The last twenty years of George Gershwin’s life(1917-1937) coincided with what are often called the hiatus years by Baha’is. These hiatus years were the years from the completion of the Tablets of the Divine Plan to their formal implementation in 1937 in the Seven Year Plan(1937-1944). The first jazz record was released in 1917 by Victor. On March 8th 1917, the date when the last Tablet was completed, the February Revolution, the first stage of the Russian Revolution, broke out in Petrograd. In 1937 Gershwin went to Hollywood and when the Seven Year Plan opened in April 1937 he was experiencing the first severe headaches that would lead to his death in July 1937. They were a busy two decades.

Gershwin defined a new musical idiom and is now considered one of America’s great composers. One of the music critics interviewed in the program referred to Gershwin as a true artist because he “stole material from others fearlessly” and integrated it into his repertoire. This same critic called Gershwin a genius because he drew on his ethnic and musical tradition but rose above it. -Ron Price with thanks to “Walk On By: The Story of Pop Song,” ABC TV, 9:30-10:30 pm, December 9th 2004.

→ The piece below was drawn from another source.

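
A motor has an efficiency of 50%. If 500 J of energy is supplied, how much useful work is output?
W_out = η·W_in = 0.5·500 = 250.0 J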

That’s what makes a great poet, too:
the tradition and something new.
The stuff creeps out of my head
and I try to catch it, torture it
into some kind of shape, a music
for an age or just some ideas
as I play my part in the greatest
drama in the world’s history,
lost in wonder as I am
and interminably doing1
with the coinage of words
lifting the common world
into a river where it flows2
to the sea and becomes one
with all that is, was and will be.

1 G.H. Mead in The Trial of Curiosity: Henry James, William James and the Challenge of Modernity, Oxford UP, Oxford, 1991, p.35.
2 William Carlos Williams in William Carlos Williams On Younger Poets, editor J.E. Breslin, New Directions Books, 198591934), p.22.